Весна на Урале запоздала, и на дворе всё сыпал мокрый снег. Раздетые, без пальто, в легких туфлях, мы шагали по болотному полю версты 3–4 и остановились недалеко от маленькой деревушки в десять избушек. Прораб, в славном полушубке и высоких сапогах, поставил нашу братву в длинную шеренгу и велел копать глубокий ров для нового водопровода, который нужно было провести к железнодорожной станции. Мы дружно приступили к работе, желая согреться от сырого пронизывающего холода. Земля еще была замерзшей, и наши лопаты натыкались на лед. Пару часов мы промучились без всякого толка, и, как только прораб куда-то исчез, мы оставили наш участок и пошли в деревушку погреться. Крестьяне нас охотно звали к себе в хаты, особенно узбеков, которые страшно страдали от холода, и с жалостью угощали горячей картошкой, щами прямо из горшка.

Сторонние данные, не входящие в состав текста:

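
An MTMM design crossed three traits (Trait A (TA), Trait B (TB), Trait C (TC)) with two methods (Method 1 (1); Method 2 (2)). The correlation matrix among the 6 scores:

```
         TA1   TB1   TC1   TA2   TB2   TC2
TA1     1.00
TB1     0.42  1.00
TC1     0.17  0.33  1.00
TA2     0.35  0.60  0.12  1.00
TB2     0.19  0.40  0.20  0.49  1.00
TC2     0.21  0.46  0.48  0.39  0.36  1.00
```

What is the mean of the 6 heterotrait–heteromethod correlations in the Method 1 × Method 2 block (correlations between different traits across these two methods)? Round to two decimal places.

HTHM values (method 1 × method 2): 0.19, 0.21, 0.60, 0.46, 0.12, 0.20; mean = 1.78/6 = 0.30.

0.30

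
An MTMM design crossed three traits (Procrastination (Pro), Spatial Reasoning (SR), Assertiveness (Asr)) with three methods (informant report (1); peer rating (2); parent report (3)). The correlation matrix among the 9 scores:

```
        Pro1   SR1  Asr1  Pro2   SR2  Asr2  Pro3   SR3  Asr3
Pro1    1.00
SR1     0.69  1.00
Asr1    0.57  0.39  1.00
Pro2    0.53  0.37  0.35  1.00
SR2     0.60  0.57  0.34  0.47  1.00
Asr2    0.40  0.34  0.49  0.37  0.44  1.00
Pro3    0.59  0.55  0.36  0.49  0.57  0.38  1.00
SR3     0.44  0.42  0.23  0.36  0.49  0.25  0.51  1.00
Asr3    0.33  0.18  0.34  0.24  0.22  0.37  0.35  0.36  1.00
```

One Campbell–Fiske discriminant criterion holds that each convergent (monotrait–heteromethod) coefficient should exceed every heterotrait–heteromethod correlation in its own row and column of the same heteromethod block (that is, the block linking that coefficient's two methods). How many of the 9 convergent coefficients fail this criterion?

Checking each validity diagonal entry against its comparison values:
Pro (methods 1·2): 0.53 vs {0.60, 0.37, 0.40, 0.35} → fail.
Pro (methods 1·3): 0.59 vs {0.44, 0.55, 0.33, 0.36} → pass.
Pro (methods 2·3): 0.49 vs {0.36, 0.57, 0.24, 0.38} → fail.
SR (methods 1·2): 0.57 vs {0.37, 0.60, 0.34, 0.34} → fail.
SR (methods 1·3): 0.42 vs {0.55, 0.44, 0.18, 0.23} → fail.
SR (methods 2·3): 0.49 vs {0.57, 0.36, 0.22, 0.25} → fail.
Asr (methods 1·2): 0.49 vs {0.35, 0.40, 0.34, 0.34} → pass.
Asr (methods 1·3): 0.34 vs {0.36, 0.33, 0.23, 0.18} → fail.
Asr (methods 2·3): 0.37 vs {0.38, 0.24, 0.25, 0.22} → fail.
7 of 9 fail.

7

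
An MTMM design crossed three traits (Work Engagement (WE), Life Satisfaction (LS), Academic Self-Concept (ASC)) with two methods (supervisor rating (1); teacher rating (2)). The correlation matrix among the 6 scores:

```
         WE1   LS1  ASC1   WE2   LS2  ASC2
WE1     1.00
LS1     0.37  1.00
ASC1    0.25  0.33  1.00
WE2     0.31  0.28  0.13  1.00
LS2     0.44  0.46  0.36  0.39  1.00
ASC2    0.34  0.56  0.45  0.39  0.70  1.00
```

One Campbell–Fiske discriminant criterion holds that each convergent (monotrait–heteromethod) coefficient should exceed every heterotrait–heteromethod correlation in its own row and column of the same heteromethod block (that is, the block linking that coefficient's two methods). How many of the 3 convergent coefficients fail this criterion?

Checking each validity diagonal entry against its comparison values:
WE (methods 1·2): 0.31 vs {0.44, 0.28, 0.34, 0.13} → fail.
LS (methods 1·2): 0.46 vs {0.28, 0.44, 0.56, 0.36} → fail.
ASC (methods 1·2): 0.45 vs {0.13, 0.34, 0.36, 0.56} → fail.
3 of 3 fail.

3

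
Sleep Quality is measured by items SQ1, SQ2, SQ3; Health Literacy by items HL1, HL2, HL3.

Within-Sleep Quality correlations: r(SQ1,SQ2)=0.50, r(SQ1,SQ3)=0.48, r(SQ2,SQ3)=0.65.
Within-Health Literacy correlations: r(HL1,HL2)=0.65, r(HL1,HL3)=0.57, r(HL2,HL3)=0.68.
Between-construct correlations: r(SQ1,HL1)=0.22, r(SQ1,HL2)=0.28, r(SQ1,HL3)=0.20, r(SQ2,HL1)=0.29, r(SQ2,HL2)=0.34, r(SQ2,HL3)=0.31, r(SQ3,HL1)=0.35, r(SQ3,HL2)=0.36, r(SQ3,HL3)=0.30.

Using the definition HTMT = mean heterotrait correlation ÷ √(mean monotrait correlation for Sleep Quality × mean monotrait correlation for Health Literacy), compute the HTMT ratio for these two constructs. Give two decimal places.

0.50

Mean between = 2.65/9 = 0.2944.
Mean within-SQ = 1.63/3 = 0.5433; mean within-HL = 1.90/3 = 0.6333.
Geometric mean = √(0.5433 × 0.6333) = 0.5866.
HTMT = 0.2944 / 0.5866 = 0.50.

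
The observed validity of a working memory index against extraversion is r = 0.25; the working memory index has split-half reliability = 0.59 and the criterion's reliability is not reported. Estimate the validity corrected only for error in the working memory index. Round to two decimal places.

Single correction: r_c = r_obs / √r_xx = 0.25 / √0.59 = 0.25 / 0.7681 ≈ 0.33.

0.33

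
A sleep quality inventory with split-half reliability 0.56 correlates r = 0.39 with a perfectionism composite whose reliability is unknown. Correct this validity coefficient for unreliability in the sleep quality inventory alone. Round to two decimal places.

0.52

Single correction: r_c = r_obs / √r_xx = 0.39 / √0.56 = 0.39 / 0.7483 ≈ 0.52.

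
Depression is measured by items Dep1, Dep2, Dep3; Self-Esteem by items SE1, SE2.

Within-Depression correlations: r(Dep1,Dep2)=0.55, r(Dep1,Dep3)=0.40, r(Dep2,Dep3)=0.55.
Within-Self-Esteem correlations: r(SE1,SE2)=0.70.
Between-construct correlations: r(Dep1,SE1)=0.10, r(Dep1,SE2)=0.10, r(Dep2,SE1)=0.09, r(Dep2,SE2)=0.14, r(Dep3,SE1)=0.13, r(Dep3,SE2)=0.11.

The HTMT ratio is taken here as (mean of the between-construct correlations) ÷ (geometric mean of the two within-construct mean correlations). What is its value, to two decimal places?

Mean between = 0.67/6 = 0.1117.
Mean within-Dep = 1.50/3 = 0.5000; mean within-SE = 0.70/1 = 0.7000.
Geometric mean = √(0.5000 × 0.7000) = 0.5916.
HTMT = 0.1117 / 0.5916 = 0.19.

0.19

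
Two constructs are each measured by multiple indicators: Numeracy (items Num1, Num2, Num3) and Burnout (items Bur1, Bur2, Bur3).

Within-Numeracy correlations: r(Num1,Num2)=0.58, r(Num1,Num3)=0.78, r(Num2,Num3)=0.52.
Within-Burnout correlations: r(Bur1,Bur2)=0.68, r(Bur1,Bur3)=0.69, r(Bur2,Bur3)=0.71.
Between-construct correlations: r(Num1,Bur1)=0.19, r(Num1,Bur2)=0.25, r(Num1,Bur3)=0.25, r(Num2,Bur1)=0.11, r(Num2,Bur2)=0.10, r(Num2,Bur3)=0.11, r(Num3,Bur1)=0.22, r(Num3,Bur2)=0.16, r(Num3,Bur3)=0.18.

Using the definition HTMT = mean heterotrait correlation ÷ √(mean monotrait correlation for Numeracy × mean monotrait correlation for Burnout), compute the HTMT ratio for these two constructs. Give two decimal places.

0.26

Mean between = 1.57/9 = 0.1744.
Mean within-Num = 1.88/3 = 0.6267; mean within-Bur = 2.08/3 = 0.6933.
Geometric mean = √(0.6267 × 0.6933) = 0.6592.
HTMT = 0.1744 / 0.6592 = 0.26.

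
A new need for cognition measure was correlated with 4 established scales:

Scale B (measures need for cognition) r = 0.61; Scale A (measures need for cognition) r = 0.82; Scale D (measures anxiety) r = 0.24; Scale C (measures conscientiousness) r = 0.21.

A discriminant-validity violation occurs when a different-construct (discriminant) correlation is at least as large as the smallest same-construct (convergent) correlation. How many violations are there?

0

Convergent (same construct = need for cognition): Scale B, Scale A.
Smallest convergent = 0.61. Discriminant values: 0.24, 0.21; count ≥ 0.61 → 0.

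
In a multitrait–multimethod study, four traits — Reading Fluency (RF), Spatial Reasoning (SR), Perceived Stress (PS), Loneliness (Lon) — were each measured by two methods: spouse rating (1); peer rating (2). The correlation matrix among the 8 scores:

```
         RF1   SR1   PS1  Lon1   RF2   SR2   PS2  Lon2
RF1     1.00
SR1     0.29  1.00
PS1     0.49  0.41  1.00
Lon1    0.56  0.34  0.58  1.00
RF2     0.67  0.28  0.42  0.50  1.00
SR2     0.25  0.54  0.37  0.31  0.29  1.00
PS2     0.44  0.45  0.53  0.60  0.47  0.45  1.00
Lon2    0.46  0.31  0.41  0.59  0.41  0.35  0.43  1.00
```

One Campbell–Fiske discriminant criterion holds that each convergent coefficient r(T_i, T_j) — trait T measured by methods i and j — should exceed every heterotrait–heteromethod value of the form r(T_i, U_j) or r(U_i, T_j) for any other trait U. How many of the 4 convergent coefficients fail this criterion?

Checking each validity diagonal entry against its comparison values:
RF (methods 1·2): 0.67 vs {0.25, 0.28, 0.44, 0.42, 0.46, 0.50} → pass.
SR (methods 1·2): 0.54 vs {0.28, 0.25, 0.45, 0.37, 0.31, 0.31} → pass.
PS (methods 1·2): 0.53 vs {0.42, 0.44, 0.37, 0.45, 0.41, 0.60} → fail.
Lon (methods 1·2): 0.59 vs {0.50, 0.46, 0.31, 0.31, 0.60, 0.41} → fail.
2 of 4 fail.

2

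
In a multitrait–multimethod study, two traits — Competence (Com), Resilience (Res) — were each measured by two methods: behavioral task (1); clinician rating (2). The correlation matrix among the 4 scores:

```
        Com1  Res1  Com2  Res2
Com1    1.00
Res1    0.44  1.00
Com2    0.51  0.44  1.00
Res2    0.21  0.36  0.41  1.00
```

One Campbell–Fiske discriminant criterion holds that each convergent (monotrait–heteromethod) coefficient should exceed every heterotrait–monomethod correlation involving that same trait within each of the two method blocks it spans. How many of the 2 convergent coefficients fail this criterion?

1

Convergent coefficients and their comparison sets:
Com (methods 1·2): 0.51 vs {0.44, 0.41} → pass.
Res (methods 1·2): 0.36 vs {0.44, 0.41} → fail.
1 of 2 fail.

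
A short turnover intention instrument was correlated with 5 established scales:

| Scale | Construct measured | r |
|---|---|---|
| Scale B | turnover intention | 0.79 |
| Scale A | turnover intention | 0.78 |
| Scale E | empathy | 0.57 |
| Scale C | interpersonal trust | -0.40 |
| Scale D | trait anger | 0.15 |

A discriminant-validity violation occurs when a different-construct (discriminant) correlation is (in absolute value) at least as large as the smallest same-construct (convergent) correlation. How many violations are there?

Convergent (same construct = turnover intention): Scale B, Scale A.
Smallest convergent = 0.78. Discriminant |r|: 0.57, 0.40, 0.15; count ≥ 0.78 → 0.

0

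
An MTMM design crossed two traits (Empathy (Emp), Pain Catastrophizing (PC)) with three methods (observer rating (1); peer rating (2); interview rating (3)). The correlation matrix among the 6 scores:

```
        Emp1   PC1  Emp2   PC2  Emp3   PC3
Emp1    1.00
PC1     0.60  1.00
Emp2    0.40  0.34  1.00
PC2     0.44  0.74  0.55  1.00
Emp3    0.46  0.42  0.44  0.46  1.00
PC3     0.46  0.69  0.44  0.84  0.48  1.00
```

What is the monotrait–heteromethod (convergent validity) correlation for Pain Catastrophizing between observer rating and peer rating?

0.74

Same trait (PC), different methods: r(PC1, PC2) = 0.74.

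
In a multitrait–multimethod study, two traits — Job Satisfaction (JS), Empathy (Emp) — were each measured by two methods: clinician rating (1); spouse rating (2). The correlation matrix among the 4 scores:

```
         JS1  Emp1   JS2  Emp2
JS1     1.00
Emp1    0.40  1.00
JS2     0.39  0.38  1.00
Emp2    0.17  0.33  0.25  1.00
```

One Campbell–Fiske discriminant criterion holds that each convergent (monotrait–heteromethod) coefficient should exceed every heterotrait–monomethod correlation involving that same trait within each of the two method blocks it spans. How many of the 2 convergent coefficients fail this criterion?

Checking each validity diagonal entry against its comparison values:
JS (methods 1·2): 0.39 vs {0.40, 0.25} → fail.
Emp (methods 1·2): 0.33 vs {0.40, 0.25} → fail.
2 of 2 fail.

2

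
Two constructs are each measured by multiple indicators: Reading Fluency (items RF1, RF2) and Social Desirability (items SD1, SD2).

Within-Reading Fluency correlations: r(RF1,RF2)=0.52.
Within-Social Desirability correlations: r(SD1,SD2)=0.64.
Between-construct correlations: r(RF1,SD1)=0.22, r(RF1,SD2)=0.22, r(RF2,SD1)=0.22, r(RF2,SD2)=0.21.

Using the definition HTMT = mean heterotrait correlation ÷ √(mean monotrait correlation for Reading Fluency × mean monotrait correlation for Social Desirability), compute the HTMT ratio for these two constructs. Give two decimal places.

0.38

Mean between = 0.87/4 = 0.2175.
Mean within-RF = 0.52/1 = 0.5200; mean within-SD = 0.64/1 = 0.6400.
Geometric mean = √(0.5200 × 0.6400) = 0.5769.
HTMT = 0.2175 / 0.5769 = 0.38.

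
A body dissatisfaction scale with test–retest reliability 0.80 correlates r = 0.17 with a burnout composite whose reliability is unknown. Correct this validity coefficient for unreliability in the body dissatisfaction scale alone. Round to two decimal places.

0.19

Single correction: r_c = r_obs / √r_xx = 0.17 / √0.80 = 0.17 / 0.8944 ≈ 0.19.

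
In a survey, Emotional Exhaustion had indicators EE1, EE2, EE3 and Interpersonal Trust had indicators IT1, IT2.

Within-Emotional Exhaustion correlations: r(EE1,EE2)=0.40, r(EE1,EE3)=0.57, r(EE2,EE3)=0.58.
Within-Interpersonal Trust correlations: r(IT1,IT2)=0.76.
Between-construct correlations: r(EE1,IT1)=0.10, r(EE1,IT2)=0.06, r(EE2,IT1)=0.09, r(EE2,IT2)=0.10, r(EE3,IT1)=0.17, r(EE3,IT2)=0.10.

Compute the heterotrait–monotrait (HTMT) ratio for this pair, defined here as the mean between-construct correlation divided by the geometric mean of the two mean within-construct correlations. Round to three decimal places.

0.165

Mean between = 0.62/6 = 0.1033.
Mean within-EE = 1.55/3 = 0.5167; mean within-IT = 0.76/1 = 0.7600.
Geometric mean = √(0.5167 × 0.7600) = 0.6267.
HTMT = 0.1033 / 0.6267 = 0.165.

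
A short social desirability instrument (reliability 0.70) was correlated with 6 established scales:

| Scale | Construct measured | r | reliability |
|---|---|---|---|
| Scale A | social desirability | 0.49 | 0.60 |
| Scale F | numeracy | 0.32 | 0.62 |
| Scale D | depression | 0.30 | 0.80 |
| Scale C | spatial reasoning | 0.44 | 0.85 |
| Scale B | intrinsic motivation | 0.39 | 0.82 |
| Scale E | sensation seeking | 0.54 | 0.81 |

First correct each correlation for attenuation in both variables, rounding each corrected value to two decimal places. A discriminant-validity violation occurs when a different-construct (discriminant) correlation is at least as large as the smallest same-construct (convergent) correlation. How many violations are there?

Disattenuated r (r / √(r_scale · r_new)):
  Scale A (conv): 0.49 / √(0.60·0.70) = 0.76
  Scale F (disc): 0.32 / √(0.62·0.70) = 0.49
  Scale D (disc): 0.30 / √(0.80·0.70) = 0.40
  Scale C (disc): 0.44 / √(0.85·0.70) = 0.57
  Scale B (disc): 0.39 / √(0.82·0.70) = 0.51
  Scale E (disc): 0.54 / √(0.81·0.70) = 0.72
Smallest convergent = 0.76. Discriminant values: 0.49, 0.40, 0.57, 0.51, 0.72; count ≥ 0.76 → 0.

0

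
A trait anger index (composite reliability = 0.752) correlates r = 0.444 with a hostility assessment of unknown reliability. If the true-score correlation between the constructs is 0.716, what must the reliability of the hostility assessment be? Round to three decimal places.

r_true = r_obs / √(r_xx · r_yy) ⇒ 0.716 = 0.444 / √(0.752 · r_yy).
√(0.752 · r_yy) = 0.444 / 0.716 = 0.6201; 0.752 · r_yy = 0.3845; r_yy = 0.3845 / 0.752 ≈ 0.511.

0.511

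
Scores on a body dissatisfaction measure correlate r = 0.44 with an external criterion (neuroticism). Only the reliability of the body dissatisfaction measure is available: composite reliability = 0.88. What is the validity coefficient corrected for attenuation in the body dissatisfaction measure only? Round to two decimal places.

Single correction: r_c = r_obs / √r_xx = 0.44 / √0.88 = 0.44 / 0.9381 ≈ 0.47.

0.47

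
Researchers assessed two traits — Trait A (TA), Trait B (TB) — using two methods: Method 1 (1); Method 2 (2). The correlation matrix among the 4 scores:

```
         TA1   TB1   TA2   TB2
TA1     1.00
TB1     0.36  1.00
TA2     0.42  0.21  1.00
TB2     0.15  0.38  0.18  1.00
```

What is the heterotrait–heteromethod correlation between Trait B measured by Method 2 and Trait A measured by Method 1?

0.15

Different traits and methods: r(TB2, TA1) = 0.15.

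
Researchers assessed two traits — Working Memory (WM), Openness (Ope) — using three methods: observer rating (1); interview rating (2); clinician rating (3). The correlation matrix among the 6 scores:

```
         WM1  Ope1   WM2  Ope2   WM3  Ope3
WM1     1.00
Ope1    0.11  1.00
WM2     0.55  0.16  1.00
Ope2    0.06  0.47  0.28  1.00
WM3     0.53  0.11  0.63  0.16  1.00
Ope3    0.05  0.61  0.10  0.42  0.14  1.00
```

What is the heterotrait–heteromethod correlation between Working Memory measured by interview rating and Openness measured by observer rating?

Different traits and methods: r(WM2, Ope1) = 0.16.

0.16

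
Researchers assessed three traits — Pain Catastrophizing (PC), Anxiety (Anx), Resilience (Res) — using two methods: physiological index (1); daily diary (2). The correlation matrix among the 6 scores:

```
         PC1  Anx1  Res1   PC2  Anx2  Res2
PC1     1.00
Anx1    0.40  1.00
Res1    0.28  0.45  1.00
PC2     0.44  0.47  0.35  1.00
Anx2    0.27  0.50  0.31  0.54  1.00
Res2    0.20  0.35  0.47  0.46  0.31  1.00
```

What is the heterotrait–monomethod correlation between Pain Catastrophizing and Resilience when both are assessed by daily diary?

0.46

Different traits, same method: r(PC2, Res2) = 0.46.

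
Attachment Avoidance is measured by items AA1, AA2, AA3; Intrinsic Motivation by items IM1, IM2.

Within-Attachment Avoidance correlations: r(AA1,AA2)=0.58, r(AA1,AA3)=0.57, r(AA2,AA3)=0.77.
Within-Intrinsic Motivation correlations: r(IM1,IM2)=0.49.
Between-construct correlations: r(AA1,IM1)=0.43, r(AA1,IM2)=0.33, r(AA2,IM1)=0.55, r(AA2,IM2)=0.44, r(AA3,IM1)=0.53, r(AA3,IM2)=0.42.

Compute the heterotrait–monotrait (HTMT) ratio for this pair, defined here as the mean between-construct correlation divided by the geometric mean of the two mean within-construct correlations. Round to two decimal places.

Mean between = 2.70/6 = 0.4500.
Mean within-AA = 1.92/3 = 0.6400; mean within-IM = 0.49/1 = 0.4900.
Geometric mean = √(0.6400 × 0.4900) = 0.5600.
HTMT = 0.4500 / 0.5600 = 0.80.

0.80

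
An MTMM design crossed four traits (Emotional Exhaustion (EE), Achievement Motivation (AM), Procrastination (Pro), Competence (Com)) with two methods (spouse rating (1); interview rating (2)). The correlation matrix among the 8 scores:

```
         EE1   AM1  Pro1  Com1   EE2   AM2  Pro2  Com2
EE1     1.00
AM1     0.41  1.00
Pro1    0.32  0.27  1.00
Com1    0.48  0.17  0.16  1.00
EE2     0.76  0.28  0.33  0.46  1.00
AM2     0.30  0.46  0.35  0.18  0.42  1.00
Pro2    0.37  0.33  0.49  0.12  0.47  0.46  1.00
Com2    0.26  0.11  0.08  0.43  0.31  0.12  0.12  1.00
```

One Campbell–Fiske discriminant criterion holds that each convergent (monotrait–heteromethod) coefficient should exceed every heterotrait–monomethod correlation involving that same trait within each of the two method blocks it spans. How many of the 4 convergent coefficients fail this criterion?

2

Checking each validity diagonal entry against its comparison values:
EE (methods 1·2): 0.76 vs {0.41, 0.42, 0.32, 0.47, 0.48, 0.31} → pass.
AM (methods 1·2): 0.46 vs {0.41, 0.42, 0.27, 0.46, 0.17, 0.12} → fail.
Pro (methods 1·2): 0.49 vs {0.32, 0.47, 0.27, 0.46, 0.16, 0.12} → pass.
Com (methods 1·2): 0.43 vs {0.48, 0.31, 0.17, 0.12, 0.16, 0.12} → fail.
2 of 4 fail.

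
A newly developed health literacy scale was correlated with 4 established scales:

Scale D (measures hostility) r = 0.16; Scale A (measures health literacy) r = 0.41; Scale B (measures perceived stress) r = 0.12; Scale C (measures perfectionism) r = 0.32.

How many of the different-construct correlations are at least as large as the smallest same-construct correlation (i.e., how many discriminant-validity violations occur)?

Convergent (same construct = health literacy): Scale A.
Smallest convergent = 0.41. Discriminant values: 0.16, 0.12, 0.32; count ≥ 0.41 → 0.

0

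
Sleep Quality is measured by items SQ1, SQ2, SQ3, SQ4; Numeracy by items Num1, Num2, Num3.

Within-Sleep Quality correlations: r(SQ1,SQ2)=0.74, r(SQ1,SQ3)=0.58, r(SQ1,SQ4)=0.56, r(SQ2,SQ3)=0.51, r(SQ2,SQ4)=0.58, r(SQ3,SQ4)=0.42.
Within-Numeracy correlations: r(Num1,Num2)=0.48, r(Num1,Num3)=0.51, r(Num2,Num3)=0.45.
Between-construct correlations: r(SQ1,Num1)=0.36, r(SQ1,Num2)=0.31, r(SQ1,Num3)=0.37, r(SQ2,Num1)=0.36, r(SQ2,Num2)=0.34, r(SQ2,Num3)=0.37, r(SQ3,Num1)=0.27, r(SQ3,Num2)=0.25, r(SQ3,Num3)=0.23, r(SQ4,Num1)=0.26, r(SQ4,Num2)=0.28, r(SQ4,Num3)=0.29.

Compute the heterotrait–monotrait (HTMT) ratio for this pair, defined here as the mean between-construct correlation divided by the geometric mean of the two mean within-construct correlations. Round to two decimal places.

0.59

Between-construct mean = 3.69/12 = 0.3075.
Mean within-SQ = 3.39/6 = 0.5650; mean within-Num = 1.44/3 = 0.4800.
Geometric mean = √(0.5650 × 0.4800) = 0.5208.
HTMT = 0.3075 / 0.5208 = 0.59.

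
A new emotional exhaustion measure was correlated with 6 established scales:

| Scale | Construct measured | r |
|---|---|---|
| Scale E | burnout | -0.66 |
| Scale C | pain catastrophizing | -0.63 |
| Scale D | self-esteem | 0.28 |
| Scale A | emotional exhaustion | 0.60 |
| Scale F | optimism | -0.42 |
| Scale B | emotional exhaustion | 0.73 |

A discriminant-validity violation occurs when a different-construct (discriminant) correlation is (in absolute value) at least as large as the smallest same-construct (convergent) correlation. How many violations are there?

Convergent (same construct = emotional exhaustion): Scale A, Scale B.
Smallest convergent = 0.60. Discriminant |r|: 0.66, 0.63, 0.28, 0.42; count ≥ 0.60 → 2.

2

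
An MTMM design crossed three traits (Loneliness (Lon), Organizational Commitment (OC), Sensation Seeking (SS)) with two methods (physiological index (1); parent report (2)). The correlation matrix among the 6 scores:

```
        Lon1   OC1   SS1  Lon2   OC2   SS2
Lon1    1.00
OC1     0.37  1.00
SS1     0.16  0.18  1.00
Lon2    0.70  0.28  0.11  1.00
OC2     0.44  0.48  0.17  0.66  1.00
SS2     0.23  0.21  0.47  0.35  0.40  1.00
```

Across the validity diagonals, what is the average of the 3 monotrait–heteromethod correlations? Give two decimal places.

0.55

Convergent values: 0.70, 0.48, 0.47; mean = 1.65/3 = 0.55.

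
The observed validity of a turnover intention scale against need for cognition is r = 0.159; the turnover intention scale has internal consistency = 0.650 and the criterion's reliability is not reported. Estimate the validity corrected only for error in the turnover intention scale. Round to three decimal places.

0.197

Single correction: r_c = r_obs / √r_xx = 0.159 / √0.650 = 0.159 / 0.8062 ≈ 0.197.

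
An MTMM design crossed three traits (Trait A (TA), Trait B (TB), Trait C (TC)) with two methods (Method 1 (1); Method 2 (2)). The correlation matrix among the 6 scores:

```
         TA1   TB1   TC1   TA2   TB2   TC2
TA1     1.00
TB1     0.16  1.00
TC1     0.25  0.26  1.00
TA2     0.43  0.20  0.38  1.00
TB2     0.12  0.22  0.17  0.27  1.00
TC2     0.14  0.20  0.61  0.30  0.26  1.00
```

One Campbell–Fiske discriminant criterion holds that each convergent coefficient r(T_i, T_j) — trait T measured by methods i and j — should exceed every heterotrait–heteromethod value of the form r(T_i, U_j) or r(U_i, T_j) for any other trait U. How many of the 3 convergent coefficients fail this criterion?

0

Checking each validity diagonal entry against its comparison values:
TA (methods 1·2): 0.43 vs {0.12, 0.20, 0.14, 0.38} → pass.
TB (methods 1·2): 0.22 vs {0.20, 0.12, 0.20, 0.17} → pass.
TC (methods 1·2): 0.61 vs {0.38, 0.14, 0.17, 0.20} → pass.
0 of 3 fail.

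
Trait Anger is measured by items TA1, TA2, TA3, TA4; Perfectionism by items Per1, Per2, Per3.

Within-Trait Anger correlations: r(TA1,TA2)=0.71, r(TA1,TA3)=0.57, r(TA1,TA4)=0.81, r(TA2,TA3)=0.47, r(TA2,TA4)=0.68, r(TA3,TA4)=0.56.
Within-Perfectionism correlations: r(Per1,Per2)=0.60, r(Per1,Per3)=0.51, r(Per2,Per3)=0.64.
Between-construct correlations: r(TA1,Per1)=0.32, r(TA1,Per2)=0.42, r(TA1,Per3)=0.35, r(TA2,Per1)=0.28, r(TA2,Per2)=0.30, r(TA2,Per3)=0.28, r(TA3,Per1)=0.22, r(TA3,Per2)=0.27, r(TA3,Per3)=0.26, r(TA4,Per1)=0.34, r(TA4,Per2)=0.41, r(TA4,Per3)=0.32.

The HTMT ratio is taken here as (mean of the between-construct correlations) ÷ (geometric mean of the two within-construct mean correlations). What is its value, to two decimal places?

Mean between = 3.77/12 = 0.3142.
Mean within-TA = 3.80/6 = 0.6333; mean within-Per = 1.75/3 = 0.5833.
Geometric mean = √(0.6333 × 0.5833) = 0.6078.
HTMT = 0.3142 / 0.6078 = 0.52.

0.52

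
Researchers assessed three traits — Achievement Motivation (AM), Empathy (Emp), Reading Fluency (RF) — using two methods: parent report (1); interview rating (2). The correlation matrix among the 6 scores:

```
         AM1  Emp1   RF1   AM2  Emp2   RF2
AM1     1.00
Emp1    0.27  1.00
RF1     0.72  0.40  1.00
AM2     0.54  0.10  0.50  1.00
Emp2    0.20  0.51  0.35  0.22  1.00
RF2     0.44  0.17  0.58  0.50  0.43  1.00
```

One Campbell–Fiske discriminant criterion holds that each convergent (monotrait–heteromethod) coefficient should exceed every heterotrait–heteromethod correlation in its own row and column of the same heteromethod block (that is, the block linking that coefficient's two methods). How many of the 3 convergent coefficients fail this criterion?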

Вот так и покатились наши дни в рабочем батальоне: трудные, холодные дни, один похож на другой без всякого просвета. Почти половина людей из нашего отряда лежали простуженные на нарах. Здоровый от природы, не разбалованный дома, я держался дольше других. Кроме того, во мне сидело внутреннее упрямое чувство, что я должен перенести все трудности – не вечно же будет длиться война, не вечно я буду третьесортным, и что я должен все это пережить.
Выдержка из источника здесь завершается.